Fig. 1 is a block diagram of an imaging device using a liquid crystal aperture device according to an embodiment of the present invention, Fig. 2 is a block diagram of a liquid crystal aperture device according to an embodiment of the present invention, and Fig. 3 is a diagram showing scanning voltages and signal voltages. FIG. 4 is a diagram showing the shape of the light transmitting part of the liquid crystal diaphragm device of the present invention, FIG. 5 is a plan view of a conventional mechanical diaphragm device, and FIG. FIG. 6(b), which is a block diagram of an imaging device using an aperture device, is a diagram for explaining the operation of the liquid crystal aperture device. 1...Liquid crystal plate, 1a old...liquid crystal element, 2...
...First imaging lens (optical system), 3...
2nd imaging lens (optical system), 6...controller (driver), 7...scanning voltage (signal),
8...Signal voltage (signal).

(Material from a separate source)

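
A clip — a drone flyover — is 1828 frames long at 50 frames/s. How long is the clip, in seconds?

Running time = 1828 / (50) = 36.56 s.

36.56 seconds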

Name of agent: Patent attorney Haruaki Koebi Two people Figure 1 (Optical system Figure 3/1AI Figure 5 (O) (b)

Claims (1)

[Claims] It has a liquid crystal plate in which liquid crystal elements are formed in a lattice shape and the amount of transmitted light of each liquid crystal element is independently controlled, and a drive device for driving this liquid crystal plate, and the liquid crystal plate is located in the middle of the optical system. 1. A liquid crystal aperture device installed in a liquid crystal aperture device, wherein the shape or light transmittance of a light transmitting portion of the liquid crystal plate is controlled by a signal from the driving device.